I hardly do it now. Instead, I use dumbbell, kettlebell, and bodyweight variations of the bench press - pain-free. Even with hardly touching a barbell for benching, I still managed to max out at a 345 lbs bench press at 200-205 lbs bodyweight a month ago. That would be nothing at a powerlifting meet, but it’s plenty for performance-related strength and conditioning.

Make sure your programming squared away

Overuse injuries are most common in the shoulder, low back, knees and ankles. First, understand if your programming is screwed up. Do a lot of overhead pressing? This works the middle and back of your shoulder (lateral and posterior deltoid), but places no demand on the front of the shoulder (anterior deltoid). You’re developing a muscular imbalance.

The same applies to the low back. If you love to go heavy on Back Squats/Deadlifts and wear a belt to protect the low back, that’s fine - but keep in mind that you need to do accessory work for your low back, and the ‘core’ of the abdomen. Otherwise, you’re asking for a pulled back.

When to Push It

This is where we start to wander from traditional advice. If you experience a joint/muscular injury (strains, pulls, sprains), you need to rest that joint. However, I’ve pushed the traditional advice in terms of recovery time.
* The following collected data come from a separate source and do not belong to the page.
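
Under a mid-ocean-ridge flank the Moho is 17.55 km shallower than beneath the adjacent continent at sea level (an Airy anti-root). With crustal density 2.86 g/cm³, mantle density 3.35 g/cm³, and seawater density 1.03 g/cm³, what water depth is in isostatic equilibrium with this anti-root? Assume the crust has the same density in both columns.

Replacing a thickness d of crust by seawater at the top must be balanced by replacing crust with mantle at the base: d (ρ_c − ρ_w) = a (ρ_m − ρ_c).
d = a (ρ_m − ρ_c)/(ρ_c − ρ_w) = 17.55 km × 0.49/1.83 = 4.7 km.

4.7 km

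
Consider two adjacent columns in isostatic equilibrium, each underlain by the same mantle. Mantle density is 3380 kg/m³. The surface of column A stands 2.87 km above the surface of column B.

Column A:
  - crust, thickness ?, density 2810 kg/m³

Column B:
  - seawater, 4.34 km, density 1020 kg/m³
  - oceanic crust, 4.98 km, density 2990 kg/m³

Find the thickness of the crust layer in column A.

38.4 km

Take the compensation level at the base of the deeper column (depth z_c below the surface of column A) and equate Σ ρ_i t_i down to z_c; mantle fills any gap and the z_c terms cancel.
Column A: x×2810 + (z_c − 0 − x)×3380
Column B: 2.87×0 + 4.34×1020 + 4.98×2990 + (z_c − 2.87 − 9.32)×3380
The z_c×3380 term appears on both sides and cancels. Collect the known terms of each column as K = Σ(ρt)_known − 3380 × (depth of known layers): K_A = 0 − 3380×0 = 0; K_B = 19317 − 3380×(2.87 + 9.32) = −21885.2.
Balance: K_A − x×(3380 − 2810) = K_B, so x = (K_A − K_B)/(3380 − 2810) = 21885.2/570 = 38.4 km.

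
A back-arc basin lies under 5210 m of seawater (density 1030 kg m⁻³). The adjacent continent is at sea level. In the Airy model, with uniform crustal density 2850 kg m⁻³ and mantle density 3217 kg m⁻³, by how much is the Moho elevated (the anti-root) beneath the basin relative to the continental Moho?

25800 m

Balancing pressure at the compensation depth: replacing crust with seawater at the top is compensated by replacing crust with mantle at the base: d (ρ_c − ρ_w) = a (ρ_m − ρ_c).
a = d (ρ_c − ρ_w)/(ρ_m − ρ_c) = 5210 m × 1820/367 = 25800 m.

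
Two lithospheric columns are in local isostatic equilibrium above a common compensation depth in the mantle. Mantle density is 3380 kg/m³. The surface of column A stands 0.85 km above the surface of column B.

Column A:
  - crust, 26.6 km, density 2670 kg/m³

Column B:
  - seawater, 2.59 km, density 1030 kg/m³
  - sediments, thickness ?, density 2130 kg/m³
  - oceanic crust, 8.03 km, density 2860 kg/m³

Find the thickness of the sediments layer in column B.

Take the compensation level at the base of the deeper column (depth z_c below the surface of column A) and equate Σ ρ_i t_i down to z_c; mantle fills any gap and the z_c terms cancel.
Column A: 26.6×2670 + (z_c − 26.6)×3380
Column B: 0.85×0 + 2.59×1030 + x×2130 + 8.03×2860 + (z_c − 0.85 − 10.62 − x)×3380
The z_c×3380 term appears on both sides and cancels. Collect the known terms of each column as K = Σ(ρt)_known − 3380 × (depth of known layers): K_A = 71022 − 3380×26.6 = −18886; K_B = 25633.5 − 3380×(0.85 + 10.62) = −13135.1.
Balance: K_A = K_B − x×(3380 − 2130), so x = (K_B − K_A)/(3380 − 2130) = 5750.9/1250 = 4.6 km.

4.6 km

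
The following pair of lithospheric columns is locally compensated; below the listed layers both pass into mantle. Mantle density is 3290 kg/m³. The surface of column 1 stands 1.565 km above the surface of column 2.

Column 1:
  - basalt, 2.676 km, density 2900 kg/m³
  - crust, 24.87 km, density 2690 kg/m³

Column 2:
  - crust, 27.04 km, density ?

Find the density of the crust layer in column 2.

2890 kg/m³

Take the compensation level at the base of the deeper column (depth z_c below the surface of column 1) and equate Σ ρ_i t_i down to z_c; mantle fills any gap and the z_c terms cancel.
Column 1: 2.676×2900 + 24.87×2690 + (z_c − 27.546)×3290
Column 2: 1.565×0 + 27.04×ρ + (z_c − 1.565 − 27.04)×3290
The z_c×3290 term appears on both sides and cancels. Collect the known terms of each column as K = Σ(ρt)_known − 3290 × (depth of known layers): K_1 = 74660.7 − 3290×27.546 = −15965.64; K_2 = 0 − 3290×(1.565 + 27.04) = −94110.45.
Balance: K_1 = K_2 + 27.04×ρ, so ρ = (K_1 − K_2)/27.04 = 78144.8/27.04 = 2890 kg/m³.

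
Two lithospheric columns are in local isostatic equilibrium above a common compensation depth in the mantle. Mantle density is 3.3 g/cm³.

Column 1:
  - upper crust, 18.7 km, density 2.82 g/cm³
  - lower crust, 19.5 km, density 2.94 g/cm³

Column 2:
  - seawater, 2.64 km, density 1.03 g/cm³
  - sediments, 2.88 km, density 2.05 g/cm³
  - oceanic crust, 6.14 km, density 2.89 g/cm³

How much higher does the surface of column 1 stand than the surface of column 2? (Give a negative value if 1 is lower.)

For any compensation level in the mantle, the mantle terms cancel and isostasy reduces to e = (Σt_1 − Σt_2) − (Σ(ρt)_1 − Σ(ρt)_2) / ρ_m.
Σt_1 = 38.2 km; Σt_2 = 11.66 km; Σ(ρt)_1 = 110.064; Σ(ρt)_2 = 26.3678 (in km·g/cm³).
e = (38.2 − 11.66) − (110.064 − 26.3678) / 3.3 = 1.18 km.

1.18 km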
With various injuries, to include major surgeries, once I’ve recovered some (not all) range of motion, I push it.

Push the range of motion. Start with bodyweight induced range of motion, and then start to add some form of external load. I’ve found that while painful, it doesn’t exacerbate the injury. In fact, it heals faster. The fresh blood flow removes some of the nasty byproducts which cause inflammation.

This will hurt. Don’t push yourself to the point of tears, but you can push harder than you think you can.

Final Thoughts

Your first step is preventative. Make sure your programming, movements, and musculature are solid.

If you are injured, the first step is to work around it. Use single limb exercises with your healthy arm/leg. Don’t just sit on your ass - keep moving while keeping your injury ‘guarded’.

Get a feel for the injury, and understand when to push it. This might be before your doctor/physical therapist recommends it. Be safe and be smart, but the protocols from your medical professional is likely conservative. Push the envelope - with common sense.

The final note: Unless you are a competitive power lifter, competitive olympic weightlifter, or competitive Crossfitter, you should not ever be getting injured in the gym. The gym is a sterile environment - no one is looking to spear you or punch you or shoot you.

I’ll say again, you should not be getting injured in the gym. The gym is where you train for everything outside of the gym, whether that’s for a sport, profession, or just generally staying healthy and fit. If you find yourself repeatedly injuring yourself in the gym, you need to re-evaluate how you’re training and who is training you.